Besides English and vocational training at Thang Long, SCC currently provides scholarships for more than 3,500 students attending school at all levels, from kindergarten to university. It has also built 225 classrooms nationwide and has been working with other NGOs to help underprivileged children in Vietnam for more than 20 years.
Hang said they have even followed the progress students after they graduate from the school, making sure they find employment.
Doan Lanh, one of the students, met Hang on Wednesday at SCC's office and joyfully informed her that he had just signed a contract to work at an American coffee chain outlet in HCMC's District 1.
"I dropped out of school at grade 10th due to poor grades. Without a high school degree, I thought I would never be able to find such a job," he said.
Motivated by new opportunities after graduating from Thang Long's hospitality course last year, the 19-year-old man is planning to take night classes in order to finish high school in the near future.
"They [Thang Long School] provided a really good educational environment with diligent teachers and practical courses and activities.

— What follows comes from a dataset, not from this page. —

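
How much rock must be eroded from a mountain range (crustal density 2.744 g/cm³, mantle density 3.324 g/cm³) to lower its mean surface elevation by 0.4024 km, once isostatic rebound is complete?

2.31 km

Net drop Δ = e − u = e − e ρ_c/ρ_m = e (ρ_m − ρ_c)/ρ_m.
e = Δ ρ_m/(ρ_m − ρ_c) = 0.4024 km × 3.324/0.58 = 2.31 km.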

I just want to tell others who have disadvantages like me to take such courses and hope for a better future."
Finnis, SCC director, pointed out that stories like Lanh's prove that change is possible and real.
"There are so many examples of young people who I know would have struggled in life, who as a result of sometimes only small amounts of advice or support, go on, instead, to lead productive, happy lives and be positively engaged with the communities they live in," he said.
But he also said there is yet much work to be done.
"I do worry about young people growing up here and especially in Ho Chi Minh City where there is or at least appears to be so much wealth around unless we help these young people and give them a chance to participate in the new opportunities that are here, then we all run the risk of these same young people growing up to become more and more bitter and disillusioned and ultimately destructive," he said.
"The divide between the wealthy and those in poverty is too wide and seems to continue to grow not just here but in many places around the world and I fundamentally don't understand why."